Published on January 18th, 2012 | by Nick9
KBMOD Reviews Q.U.B.E.
Upon first glance, Q.U.B.E. looks like a Portal clone. It offers interesting puzzle solving in a 3D space. In a market where carbon-copies are so frowned upon, it is surprising to find a game that offers mechanics that enhance the puzzle-solving experience.
Like many puzzle games, the story in Q.U.B.E. is bare minimum. The game drops the player off in a strange facility that moves and changes with every successful chamber completed. There is no GLaDOS-esque narrator hovering above you, nor any other characters in the game besides yourself. The most “acting” you will witness involves your character making obligatory hand gestures to signify a change in gameplay. There isn’t much to attach yourself to, and you definitely won’t find yourself sitting on the edge of your seat to see what happens next. Most people will be playing Q.U.B.E. for the puzzles, and the game shines in that aspect.

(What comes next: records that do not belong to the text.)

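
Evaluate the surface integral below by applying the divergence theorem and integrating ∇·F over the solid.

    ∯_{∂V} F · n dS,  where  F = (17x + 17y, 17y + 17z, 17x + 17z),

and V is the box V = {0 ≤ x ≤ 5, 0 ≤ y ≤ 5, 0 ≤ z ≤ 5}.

By the divergence theorem,

    ∯_{∂V} F · n dS = ∭_V (∇ · F) dV.

Compute the divergence:
    ∇ · F = ∂F_x/∂x + ∂F_y/∂y + ∂F_z/∂z = 17 + 17 + 17 = 51.

V is a rectangular box, so dV = dx dy dz with 0 ≤ x ≤ 5, 0 ≤ y ≤ 5, 0 ≤ z ≤ 5.

Integrate (51) over V as an iterated integral:

    ∭_V (∇·F) dV = ∫_0^{5} ∫_0^{5} ∫_0^{5} (51) dz dy dx.

Inner (z from 0 to 5): 255.
Middle (y from 0 to 5): 1275.
Outer (x from 0 to 5): 6375.

Therefore ∯_{∂V} F · n dS = 6375.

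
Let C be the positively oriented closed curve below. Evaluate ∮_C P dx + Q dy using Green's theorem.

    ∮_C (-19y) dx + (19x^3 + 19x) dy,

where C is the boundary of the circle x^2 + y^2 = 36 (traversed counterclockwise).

Green's theorem converts the closed line integral into a double integral over the enclosed region D:

    ∮_C P dx + Q dy = ∬_D (∂Q/∂x - ∂P/∂y) dA.

Here P = -19y, Q = 19x^3 + 19x, so

    ∂Q/∂x = 57x^2 + 19,    ∂P/∂y = -19,
    ∂Q/∂x - ∂P/∂y = 57x^2 + 38.

D is the region x^2 + y^2 ≤ 36. Evaluating the double integral:

In polar coordinates (x = r cos θ, y = r sin θ, dA = r dr dθ) the integrand becomes 57r^2cos(θ)^2 + 38, so

    ∬_D (57x^2 + 38) dA = ∫_0^{2π} ∫_0^{6} (57r^2cos(θ)^2 + 38) · r dr dθ.

Inner (r from 0 to 6): 18468cos(θ)^2 + 684.
Outer (θ from 0 to 2π): 19836π.

Therefore ∮_C P dx + Q dy = 19836π.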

In the beginning of the game, you are introduced to the basic blocks. All are labeled with different colors and operate completely differently. For example, red blocks extend from walls to create a stepping stone or push other green blocks or balls in the desired direction. Blue cubes can be used as trampolines, offering more vertical puzzles and physics experimentation. Soon after the initial “tutorial” puzzles, the game will crank up the difficulty. This is where Q.U.B.E. really shines and requires a keen eye for order of operations. Completing the puzzles is satisfying, and seeing a full set of puzzles completed really gives you warm fuzzies inside.
While the puzzles are clever and unique, there are several complaints to be had throughout the game. Frustration can set in when Q.U.B.E. relies on physics to complete puzzles. On multiple occasions, I found myself restarting a puzzle completely to keep a cube from glitching inside of another block or just not reacting at all. Although I wouldn’t consider this game-breaking, it sure is annoying when you are six or seven steps into a puzzle and have to restart to get something to react the way it is intended.
Audio and visuals aren’t bad, but really nothing to write home about. The sound effects get the job done and give a solid response to the player telling them a cube has been activated. Ambient music is nice, but I found myself turning that off completely and listening to my own music library instead. As far as graphics and aesthetics go, the game looks quite sterile. While the visual style changes slightly as you progress through the game, it still lacks a certain personality. One redeeming factor from the distinct lack of detail is the moving environment. Between “chambers,” the hallways and corridors will sometimes morph and shift under your feet. You stumble upon a couple moments of eye candy that I wish would have been implemented throughout the whole game.
It’s hard to say that this game will have a lasting effect on me, but the time I spent on the puzzles was dense. You won’t necessarily be chugging dozens of hours of Q.U.B.E. down your system, but at a price point of $15, you can’t really fault it for not being a time investment. A player willing to set aside the lack of story will find a lot of value in the puzzles themselves.
Overall, Q.U.B.E. is the most memorable puzzle game I’ve played since Portal 2. While it struggles to find identity, it certainly has some high points. The mechanics are interesting, but can occasionally malfunction. If you’re a fan of puzzle games or are just looking for something to fill a few minutes of your time here and there, I would recommend Q.U.B.E. With that being said, I would give Q.U.B.E. a solid 6 Rubik’s Cubes out of 10.